In material development, we aim to establish technologies to suppress the rise in electrical resistivity due to nanostructures.
We will experimentally confirm the improvement of the properties of the new material by sintered body trial manufacture and measurement. In addition to better understanding the thermal cycle characteristics, we will also develop technologies to mount the sintered bodies at high density.
(note 1)Research and Development Project for Innovative Thermal Management Materials and Technologies
Under Project Leader Dr.

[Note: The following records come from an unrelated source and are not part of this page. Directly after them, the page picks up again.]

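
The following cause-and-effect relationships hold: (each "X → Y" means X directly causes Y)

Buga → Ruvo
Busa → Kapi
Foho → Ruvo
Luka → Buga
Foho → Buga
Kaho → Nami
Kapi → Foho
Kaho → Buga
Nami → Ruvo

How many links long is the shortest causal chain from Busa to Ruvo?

3

Shortest chain: Busa → Kapi → Foho → Ruvo.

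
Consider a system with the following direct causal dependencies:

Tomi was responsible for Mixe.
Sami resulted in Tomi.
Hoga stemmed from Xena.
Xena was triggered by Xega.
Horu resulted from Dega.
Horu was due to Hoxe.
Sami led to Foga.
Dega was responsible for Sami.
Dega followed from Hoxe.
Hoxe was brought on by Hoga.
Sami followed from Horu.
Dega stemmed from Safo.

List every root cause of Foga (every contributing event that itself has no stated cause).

Safo, Xega

Tracing upstream from Foga: Foga ← Sami ← Dega ← Hoxe ← Hoga ← Xena ← Xega.
A separate upstream branch: Foga ← Sami ← Dega ← Safo.
Each of those chain origins has no stated cause.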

Haruhiko Obara (National Institute of Advanced Industrial Science and Technology (AIST), Energy and Environment Research Strategy Department, Research Strategy Director), research and development of innovative technology is carried out from 2013-2022 (of which, 2013-2014 was carried out by the Ministry of Economy, Trade and Industry)

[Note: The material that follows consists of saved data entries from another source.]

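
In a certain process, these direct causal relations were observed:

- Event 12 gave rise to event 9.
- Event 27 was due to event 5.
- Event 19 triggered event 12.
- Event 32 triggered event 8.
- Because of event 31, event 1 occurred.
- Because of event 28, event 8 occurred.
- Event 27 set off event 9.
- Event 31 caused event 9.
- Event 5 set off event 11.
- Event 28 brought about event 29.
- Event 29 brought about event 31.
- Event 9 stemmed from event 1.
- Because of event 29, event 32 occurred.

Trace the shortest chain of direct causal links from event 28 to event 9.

event 28 → event 29 → event 31 → event 9

event 28 → event 29
event 29 → event 31
event 31 → event 9
Length: 3 steps.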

(note 2)P-type and N-type sintered bodies
A material that generates a positive (or negative) voltage when given a positive (or negative) temperature difference is called P-type (or N-type), each of which is made from a sintered body.
(note 3)Clathrate compounds
Intermetallic compounds having a cage-like crystal structure with the basic chemical formula Ba8Ga16Ge30. Cage-like polyhedral encapsulating elements are, by forming cubic crystals while sharing their planes, considered to have the most ideal crystal structure as thermoelectric exchanger materials. They are attracting attention as new high-performance materials that don’t contain toxic elements.
(note 4)Seebeck effect
Phenomenon in which a voltage is generated when a temperature difference is applied to a solid. The EMF per 1°C of temperature difference is called the Seebeck coefficient.

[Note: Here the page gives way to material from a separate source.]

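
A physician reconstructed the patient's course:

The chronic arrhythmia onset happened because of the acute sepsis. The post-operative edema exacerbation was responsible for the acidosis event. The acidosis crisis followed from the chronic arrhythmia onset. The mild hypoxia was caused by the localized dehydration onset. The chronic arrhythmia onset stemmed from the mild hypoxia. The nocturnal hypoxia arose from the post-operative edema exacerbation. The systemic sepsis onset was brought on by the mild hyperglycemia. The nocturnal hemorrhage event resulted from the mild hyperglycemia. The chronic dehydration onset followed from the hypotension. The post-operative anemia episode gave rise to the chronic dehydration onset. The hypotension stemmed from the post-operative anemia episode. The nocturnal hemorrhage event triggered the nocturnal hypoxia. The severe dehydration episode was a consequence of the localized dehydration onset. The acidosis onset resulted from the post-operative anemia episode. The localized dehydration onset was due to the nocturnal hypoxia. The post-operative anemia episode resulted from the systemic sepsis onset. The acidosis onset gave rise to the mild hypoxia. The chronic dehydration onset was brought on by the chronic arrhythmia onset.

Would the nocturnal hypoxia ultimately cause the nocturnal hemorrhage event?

No

The nocturnal hypoxia leads to the localized dehydration onset, the severe dehydration episode, the mild hypoxia, the chronic arrhythmia onset, the acidosis crisis, the chronic dehydration onset; the nocturnal hemorrhage event is not among them.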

About Furukawa Electric Group
Furukawa Electric (TSE; 5801, ISIN; JP3827200001) Group started business in 1884, when its copper-smelting facility and wire manufacturing factory was established. Since then Furukawa Electric has become pioneers in the latest technologies by addressing diverse technological issues. Furukawa Electric has released products in a number of areas, including telecommunications, electronics, automobiles, and construction, with the three types of materials it works with at their core, namely, optics, plastics, and metals. Many of these products have attained the top global market share, and all of its products have contributed to society in numerous business areas. Furukawa Electric reported consolidated revenues of JPY 843.3 billion (approximately USD 7.8B) for the fiscal year ended March 31, 2017.